Administration continues work on closing achievement gap

Sophia Schultz, News Editor

For seven months beginning in July of 2020, the LTHS Board of Education (BOE) worked with consultant Dr. Floyd Cobb from the Core Collaborative as they engaged in equity training. To guide their training, they worked within an included framework put together by Cobb and consultant John Krownapple in their book, “Belonging Through a Culture of Dignity.” 

The discussions that arose during the training evolved into the BOE drafting, developing and adopting an Equity Statement about LT’s commitment to equity and diversity and equitable opportunities for all students, LT principal Brian Waterman said. 

“There are things that from a district perspective, we’ve been doing for a few years,” Waterman said. “I think what the board of education equity statement does is it reinforces the work that’s happening and it lays the groundwork for continuing to do work in the future.”

Over the past few years, LT has been working to increase student access to high-level courses, coordinator of assessment and research Katherine Smith said.

“We used to have a system where you would need a teacher recommendation or need to have certain test scores to get into a class,” Smith said. “Over the last few years, we’ve tried to push more of self selection, as well as tried to remove some of the obstacles.”

As the LT administration continues to identify students who may not have access to the highest level courses, the school is also focusing on work surrounding the grading practices.

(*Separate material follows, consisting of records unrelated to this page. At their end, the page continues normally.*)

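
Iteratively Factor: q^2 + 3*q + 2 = (q + 2)*(q + 1)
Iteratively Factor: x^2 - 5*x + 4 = (x - 1)*(x - 4)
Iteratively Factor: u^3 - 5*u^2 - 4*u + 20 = (u - 5)*(u^2 - 4) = (u - 5)*(u + 2)*(u - 2)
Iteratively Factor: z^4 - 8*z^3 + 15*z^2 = (z - 3)*(z^3 - 5*z^2) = z*(z - 3)*(z^2 - 5*z) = z*(z - 5)*(z - 3)*(z)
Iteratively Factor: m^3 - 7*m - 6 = (m + 2)*(m^2 - 2*m - 3) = (m + 1)*(m + 2)*(m - 3)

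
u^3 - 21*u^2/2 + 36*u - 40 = (u - 4)^2*(u - 5/2)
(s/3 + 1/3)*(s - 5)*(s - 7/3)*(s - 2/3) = s^4/3 - 7*s^3/3 + 77*s^2/27 + 79*s/27 - 70/27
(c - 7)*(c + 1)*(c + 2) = c^3 - 4*c^2 - 19*c - 14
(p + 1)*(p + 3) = p^2 + 4*p + 3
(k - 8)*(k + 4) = k^2 - 4*k - 32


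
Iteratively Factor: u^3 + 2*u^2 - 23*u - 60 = (u + 3)*(u^2 - u - 20) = (u - 5)*(u + 3)*(u + 4)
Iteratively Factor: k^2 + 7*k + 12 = (k + 3)*(k + 4)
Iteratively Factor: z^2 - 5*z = (z)*(z - 5)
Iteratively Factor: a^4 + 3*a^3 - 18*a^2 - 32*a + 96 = (a + 4)*(a^3 - a^2 - 14*a + 24) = (a - 2)*(a + 4)*(a^2 + a - 12) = (a - 3)*(a - 2)*(a + 4)*(a + 4)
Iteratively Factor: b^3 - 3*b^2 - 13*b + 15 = (b - 5)*(b^2 + 2*b - 3) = (b - 5)*(b - 1)*(b + 3)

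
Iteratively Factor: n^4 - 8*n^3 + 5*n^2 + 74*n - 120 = (n - 2)*(n^3 - 6*n^2 - 7*n + 60) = (n - 5)*(n - 2)*(n^2 - n - 12) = (n - 5)*(n - 2)*(n + 3)*(n - 4)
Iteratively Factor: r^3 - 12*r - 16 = (r + 2)*(r^2 - 2*r - 8) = (r - 4)*(r + 2)*(r + 2)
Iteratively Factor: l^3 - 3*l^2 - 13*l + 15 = (l - 5)*(l^2 + 2*l - 3) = (l - 5)*(l + 3)*(l - 1)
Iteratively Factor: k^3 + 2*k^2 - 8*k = (k + 4)*(k^2 - 2*k) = (k - 2)*(k + 4)*(k)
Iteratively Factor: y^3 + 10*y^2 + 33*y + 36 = (y + 4)*(y^2 + 6*y + 9) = (y + 3)*(y + 4)*(y + 3)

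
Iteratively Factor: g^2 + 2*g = (g + 2)*(g)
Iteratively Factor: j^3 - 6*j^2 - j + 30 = (j - 5)*(j^2 - j - 6) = (j - 5)*(j + 2)*(j - 3)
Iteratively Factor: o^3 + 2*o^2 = (o + 2)*(o^2) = o*(o + 2)*(o)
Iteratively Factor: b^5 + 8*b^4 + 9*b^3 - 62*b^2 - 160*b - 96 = (b + 1)*(b^4 + 7*b^3 + 2*b^2 - 64*b - 96) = (b + 1)*(b + 4)*(b^3 + 3*b^2 - 10*b - 24) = (b + 1)*(b + 4)^2*(b^2 - b - 6) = (b + 1)*(b + 2)*(b + 4)^2*(b - 3)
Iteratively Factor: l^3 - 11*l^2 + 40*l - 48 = (l - 4)*(l^2 - 7*l + 12) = (l - 4)^2*(l - 3)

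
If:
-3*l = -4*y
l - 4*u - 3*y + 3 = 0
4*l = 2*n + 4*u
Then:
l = 4*y/3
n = 7*y/2 - 3/2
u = 3/4 - 5*y/12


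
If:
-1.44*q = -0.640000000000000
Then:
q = 0.44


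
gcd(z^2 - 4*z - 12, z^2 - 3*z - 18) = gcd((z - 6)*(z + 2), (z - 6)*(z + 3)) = z - 6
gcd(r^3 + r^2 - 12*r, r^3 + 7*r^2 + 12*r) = r^2 + 4*r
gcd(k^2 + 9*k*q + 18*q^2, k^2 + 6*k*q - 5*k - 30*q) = k + 6*q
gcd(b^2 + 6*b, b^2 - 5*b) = b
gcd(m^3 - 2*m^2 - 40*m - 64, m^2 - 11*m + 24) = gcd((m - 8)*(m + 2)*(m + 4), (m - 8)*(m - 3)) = m - 8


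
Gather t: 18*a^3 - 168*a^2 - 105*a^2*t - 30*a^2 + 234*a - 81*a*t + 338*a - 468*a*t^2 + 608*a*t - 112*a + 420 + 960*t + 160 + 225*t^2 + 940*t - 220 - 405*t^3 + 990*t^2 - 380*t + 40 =18*a^3 - 198*a^2 + 460*a - 405*t^3 + t^2*(1215 - 468*a) + t*(-105*a^2 + 527*a + 1520) + 400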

The new grading practices implemented in the 2020-2021 school year have benefited a lot of students of color, director of curriculum and instruction Scott Eggerding said. The loudest complaints are coming from the students who had benefited from the  former grading practices, Eggerding said.

“I think that’s probably the one thing that the most people have the most opinions about,” Eggerding said. “The challenge is a lot of times you have to make changes to things where the dominant culture or the dominant group has to make more room for others. Our goal in equity is not to flip and have the kids who are on top be on the bottom and the kids on the bottom be on top, it’s to make enough room for everybody to have a space at the top. What that does is it changes people’s mindsets to some degree of what is equitable, as opposed to what is equal and what is fair as opposed to what is equitable. I think there will be a lot of difficult conversations.”

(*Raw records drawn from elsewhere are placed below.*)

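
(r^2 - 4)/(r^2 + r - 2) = (r - 2)/(r - 1)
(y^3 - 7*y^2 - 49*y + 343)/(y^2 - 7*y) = y - 49/y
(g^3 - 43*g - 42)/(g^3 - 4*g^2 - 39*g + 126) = (g + 1)/(g - 3)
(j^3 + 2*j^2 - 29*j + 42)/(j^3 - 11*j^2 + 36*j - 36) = (j + 7)/(j - 6)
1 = 1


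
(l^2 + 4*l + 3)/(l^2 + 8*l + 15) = (l + 1)/(l + 5)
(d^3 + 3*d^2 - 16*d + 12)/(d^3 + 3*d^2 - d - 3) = (d^2 + 4*d - 12)/(d^2 + 4*d + 3)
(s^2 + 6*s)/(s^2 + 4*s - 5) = s*(s + 6)/(s^2 + 4*s - 5)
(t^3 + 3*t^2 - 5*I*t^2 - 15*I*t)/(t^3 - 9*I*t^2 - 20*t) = (t + 3)/(t - 4*I)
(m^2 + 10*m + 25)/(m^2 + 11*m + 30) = (m + 5)/(m + 6)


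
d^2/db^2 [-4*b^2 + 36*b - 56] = -8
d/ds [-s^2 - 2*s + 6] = -2*s - 2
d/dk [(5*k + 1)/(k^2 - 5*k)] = (-5*k^2 - 2*k + 5)/(k^2*(k^2 - 10*k + 25))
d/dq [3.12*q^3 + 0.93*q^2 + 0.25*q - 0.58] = 9.36*q^2 + 1.86*q + 0.25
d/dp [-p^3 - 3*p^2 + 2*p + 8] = -3*p^2 - 6*p + 2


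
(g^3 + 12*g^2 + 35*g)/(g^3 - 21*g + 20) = g*(g + 7)/(g^2 - 5*g + 4)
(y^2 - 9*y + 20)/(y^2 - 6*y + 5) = (y - 4)/(y - 1)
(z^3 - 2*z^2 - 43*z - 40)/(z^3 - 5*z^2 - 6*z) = (z^2 - 3*z - 40)/(z*(z - 6))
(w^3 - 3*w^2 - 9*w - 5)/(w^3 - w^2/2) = 2*(w^3 - 3*w^2 - 9*w - 5)/(w^2*(2*w - 1))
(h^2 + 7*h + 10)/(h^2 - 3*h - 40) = (h + 2)/(h - 8)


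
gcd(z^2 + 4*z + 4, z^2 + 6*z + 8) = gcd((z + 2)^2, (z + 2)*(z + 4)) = z + 2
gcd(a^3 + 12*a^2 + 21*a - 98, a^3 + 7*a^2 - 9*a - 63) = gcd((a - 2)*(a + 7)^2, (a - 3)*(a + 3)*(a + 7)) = a + 7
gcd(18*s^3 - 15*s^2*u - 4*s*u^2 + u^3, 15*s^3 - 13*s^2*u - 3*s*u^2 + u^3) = 3*s^2 - 2*s*u - u^2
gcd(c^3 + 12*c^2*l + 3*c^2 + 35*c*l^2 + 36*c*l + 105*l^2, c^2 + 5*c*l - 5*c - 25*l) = c + 5*l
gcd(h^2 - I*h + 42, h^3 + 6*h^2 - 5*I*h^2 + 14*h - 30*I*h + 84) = h - 7*I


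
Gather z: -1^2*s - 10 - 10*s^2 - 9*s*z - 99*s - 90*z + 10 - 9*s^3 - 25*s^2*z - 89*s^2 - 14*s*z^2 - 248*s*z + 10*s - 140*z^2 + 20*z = -9*s^3 - 99*s^2 - 90*s + z^2*(-14*s - 140) + z*(-25*s^2 - 257*s - 70)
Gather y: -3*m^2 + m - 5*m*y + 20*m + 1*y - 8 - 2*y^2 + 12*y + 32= -3*m^2 + 21*m - 2*y^2 + y*(13 - 5*m) + 24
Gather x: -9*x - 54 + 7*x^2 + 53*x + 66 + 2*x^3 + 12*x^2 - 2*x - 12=2*x^3 + 19*x^2 + 42*x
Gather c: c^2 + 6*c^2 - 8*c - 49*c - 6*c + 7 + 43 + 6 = 7*c^2 - 63*c + 56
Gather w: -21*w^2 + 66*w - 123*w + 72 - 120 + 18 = -21*w^2 - 57*w - 30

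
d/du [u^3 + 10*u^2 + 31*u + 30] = 3*u^2 + 20*u + 31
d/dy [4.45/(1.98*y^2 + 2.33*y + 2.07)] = (-17.622*y - 10.3685)/(1.98*y^2 + 2.33*y + 2.07)^2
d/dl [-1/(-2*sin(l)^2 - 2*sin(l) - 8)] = -(2*sin(l) + 1)*cos(l)/(2*(sin(l)^2 + sin(l) + 4)^2)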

The newly adopted Equity Statement will serve as a road map for the continuing equity work of the district, providing the framework to focus on equity at every level. 

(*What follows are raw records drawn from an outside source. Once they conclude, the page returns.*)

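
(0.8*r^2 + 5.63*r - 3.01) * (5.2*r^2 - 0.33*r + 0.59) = 4.16*r^4 + 29.012*r^3 - 17.0379*r^2 + 4.315*r - 1.7759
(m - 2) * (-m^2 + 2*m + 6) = -m^3 + 4*m^2 + 2*m - 12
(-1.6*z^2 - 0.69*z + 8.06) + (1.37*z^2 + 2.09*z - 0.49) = -0.23*z^2 + 1.4*z + 7.57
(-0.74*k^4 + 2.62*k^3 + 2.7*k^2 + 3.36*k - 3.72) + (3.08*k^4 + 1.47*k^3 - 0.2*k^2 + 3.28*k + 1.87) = 2.34*k^4 + 4.09*k^3 + 2.5*k^2 + 6.64*k - 1.85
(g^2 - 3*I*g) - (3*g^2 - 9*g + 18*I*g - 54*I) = -2*g^2 + 9*g - 21*I*g + 54*I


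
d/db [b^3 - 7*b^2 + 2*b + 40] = 3*b^2 - 14*b + 2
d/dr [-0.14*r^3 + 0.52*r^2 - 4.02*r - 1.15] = -0.42*r^2 + 1.04*r - 4.02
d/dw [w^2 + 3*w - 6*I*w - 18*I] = 2*w + 3 - 6*I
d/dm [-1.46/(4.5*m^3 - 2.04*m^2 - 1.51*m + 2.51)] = (19.71*m^2 - 5.9568*m - 2.2046)/(4.5*m^3 - 2.04*m^2 - 1.51*m + 2.51)^2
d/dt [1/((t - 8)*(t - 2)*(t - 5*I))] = (-(t - 8)*(t - 2) - (t - 8)*(t - 5*I) - (t - 2)*(t - 5*I))/((t - 8)^2*(t - 2)^2*(t - 5*I)^2)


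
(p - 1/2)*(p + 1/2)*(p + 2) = p^3 + 2*p^2 - p/4 - 1/2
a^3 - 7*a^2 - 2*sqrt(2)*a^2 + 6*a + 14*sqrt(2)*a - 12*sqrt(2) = (a - 6)*(a - 1)*(a - 2*sqrt(2))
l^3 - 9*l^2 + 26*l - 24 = (l - 4)*(l - 3)*(l - 2)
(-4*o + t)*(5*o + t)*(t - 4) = -20*o^2*t + 80*o^2 + o*t^2 - 4*o*t + t^3 - 4*t^2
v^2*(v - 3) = v^3 - 3*v^2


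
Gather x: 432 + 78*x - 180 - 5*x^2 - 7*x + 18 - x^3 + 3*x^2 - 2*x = -x^3 - 2*x^2 + 69*x + 270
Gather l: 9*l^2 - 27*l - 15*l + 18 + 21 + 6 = 9*l^2 - 42*l + 45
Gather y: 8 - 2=6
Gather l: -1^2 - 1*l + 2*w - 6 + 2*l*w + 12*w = l*(2*w - 1) + 14*w - 7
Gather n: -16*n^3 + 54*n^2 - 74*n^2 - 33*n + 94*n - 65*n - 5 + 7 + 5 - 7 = -16*n^3 - 20*n^2 - 4*n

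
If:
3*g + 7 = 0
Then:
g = -7/3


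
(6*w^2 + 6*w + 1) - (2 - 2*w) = 6*w^2 + 8*w - 1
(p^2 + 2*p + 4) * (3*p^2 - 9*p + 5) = 3*p^4 - 3*p^3 - p^2 - 26*p + 20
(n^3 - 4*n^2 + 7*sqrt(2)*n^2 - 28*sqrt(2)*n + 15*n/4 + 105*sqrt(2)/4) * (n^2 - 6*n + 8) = n^5 - 10*n^4 + 7*sqrt(2)*n^4 - 70*sqrt(2)*n^3 + 143*n^3/4 - 109*n^2/2 + 1001*sqrt(2)*n^2/4 - 763*sqrt(2)*n/2 + 30*n + 210*sqrt(2)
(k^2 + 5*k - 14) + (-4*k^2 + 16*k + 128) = -3*k^2 + 21*k + 114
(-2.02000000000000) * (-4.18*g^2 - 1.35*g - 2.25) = 8.4436*g^2 + 2.727*g + 4.545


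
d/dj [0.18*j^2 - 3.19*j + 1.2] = 0.36*j - 3.19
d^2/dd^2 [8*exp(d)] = 8*exp(d)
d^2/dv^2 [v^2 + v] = 2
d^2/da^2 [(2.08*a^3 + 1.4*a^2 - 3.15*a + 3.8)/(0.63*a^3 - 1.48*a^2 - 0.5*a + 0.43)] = (1.77635683940025e-15*a^7 + 4.990104*a^6 - 3.57020999999999*a^5 + 31.605336*a^4 - 76.168156*a^3 + 55.6617*a^2 + 0.975072000000001*a + 5.89986)/(0.250047*a^9 - 1.762236*a^8 + 3.544506*a^7 + 0.0674090000000005*a^6 - 5.218692*a^5 + 0.902916*a^4 + 2.133661*a^3 - 0.498456*a^2 - 0.27735*a + 0.079507)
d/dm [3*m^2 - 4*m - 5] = 6*m - 4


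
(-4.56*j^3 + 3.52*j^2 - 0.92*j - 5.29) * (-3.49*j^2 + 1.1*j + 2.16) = 15.9144*j^5 - 17.3008*j^4 - 2.7668*j^3 + 25.0533*j^2 - 7.8062*j - 11.4264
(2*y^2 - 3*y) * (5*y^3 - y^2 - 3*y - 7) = 10*y^5 - 17*y^4 - 3*y^3 - 5*y^2 + 21*y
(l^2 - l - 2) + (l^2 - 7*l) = 2*l^2 - 8*l - 2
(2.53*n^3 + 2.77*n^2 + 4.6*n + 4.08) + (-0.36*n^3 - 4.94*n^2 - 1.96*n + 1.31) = 2.17*n^3 - 2.17*n^2 + 2.64*n + 5.39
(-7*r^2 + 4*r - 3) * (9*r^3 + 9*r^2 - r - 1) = -63*r^5 - 27*r^4 + 16*r^3 - 24*r^2 - r + 3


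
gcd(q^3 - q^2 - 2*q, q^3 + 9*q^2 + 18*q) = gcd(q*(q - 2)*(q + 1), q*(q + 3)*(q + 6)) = q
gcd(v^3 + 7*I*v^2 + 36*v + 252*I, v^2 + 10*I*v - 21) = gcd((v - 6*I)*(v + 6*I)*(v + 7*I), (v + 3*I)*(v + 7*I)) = v + 7*I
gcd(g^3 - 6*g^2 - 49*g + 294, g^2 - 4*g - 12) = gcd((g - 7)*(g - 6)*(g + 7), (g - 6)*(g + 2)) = g - 6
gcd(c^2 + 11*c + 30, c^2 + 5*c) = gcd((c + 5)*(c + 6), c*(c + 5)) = c + 5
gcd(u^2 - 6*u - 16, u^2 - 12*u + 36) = 1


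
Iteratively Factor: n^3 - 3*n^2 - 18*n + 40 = (n - 2)*(n^2 - n - 20) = (n - 2)*(n + 4)*(n - 5)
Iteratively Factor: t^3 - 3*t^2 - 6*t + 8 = (t - 4)*(t^2 + t - 2) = (t - 4)*(t - 1)*(t + 2)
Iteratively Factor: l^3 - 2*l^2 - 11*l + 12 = (l - 1)*(l^2 - l - 12) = (l - 4)*(l - 1)*(l + 3)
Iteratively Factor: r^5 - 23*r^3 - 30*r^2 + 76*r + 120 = (r - 2)*(r^4 + 2*r^3 - 19*r^2 - 68*r - 60) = (r - 2)*(r + 3)*(r^3 - r^2 - 16*r - 20) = (r - 2)*(r + 2)*(r + 3)*(r^2 - 3*r - 10) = (r - 5)*(r - 2)*(r + 2)*(r + 3)*(r + 2)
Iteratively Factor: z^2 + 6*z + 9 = (z + 3)*(z + 3)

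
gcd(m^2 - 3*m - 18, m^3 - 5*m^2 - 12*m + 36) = m^2 - 3*m - 18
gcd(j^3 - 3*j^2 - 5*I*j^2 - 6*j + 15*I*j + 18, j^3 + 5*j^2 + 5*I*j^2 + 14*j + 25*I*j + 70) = j - 2*I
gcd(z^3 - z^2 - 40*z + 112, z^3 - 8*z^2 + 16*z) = z^2 - 8*z + 16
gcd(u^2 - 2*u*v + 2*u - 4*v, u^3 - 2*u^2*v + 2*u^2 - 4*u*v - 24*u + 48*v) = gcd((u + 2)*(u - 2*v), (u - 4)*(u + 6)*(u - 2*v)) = u - 2*v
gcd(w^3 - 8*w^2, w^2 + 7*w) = w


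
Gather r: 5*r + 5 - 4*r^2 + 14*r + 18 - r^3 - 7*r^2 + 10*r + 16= -r^3 - 11*r^2 + 29*r + 39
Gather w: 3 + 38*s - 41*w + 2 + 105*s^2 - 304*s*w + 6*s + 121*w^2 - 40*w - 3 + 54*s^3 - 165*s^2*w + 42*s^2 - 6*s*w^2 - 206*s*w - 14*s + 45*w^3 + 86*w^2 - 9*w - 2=54*s^3 + 147*s^2 + 30*s + 45*w^3 + w^2*(207 - 6*s) + w*(-165*s^2 - 510*s - 90)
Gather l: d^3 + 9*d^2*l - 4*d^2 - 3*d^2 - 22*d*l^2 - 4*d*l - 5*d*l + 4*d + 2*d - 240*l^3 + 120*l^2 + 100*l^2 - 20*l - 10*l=d^3 - 7*d^2 + 6*d - 240*l^3 + l^2*(220 - 22*d) + l*(9*d^2 - 9*d - 30)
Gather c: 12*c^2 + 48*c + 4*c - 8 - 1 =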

“Our ultimate goal in looking at if we want to close the achievement gap, really, is ensuring that our highest level courses, our AP courses, are representative of our student demographic,” Waterman said. “Right now, they aren’t and so the goal of the equity achievement team was to make progress on that, and we have, but we still haven’t met that ultimate goal of ensuring that our advanced placement classes, our dual credit courses—all of our highest level courses—have representation from all of LT, and that’s what we have to keep working on.”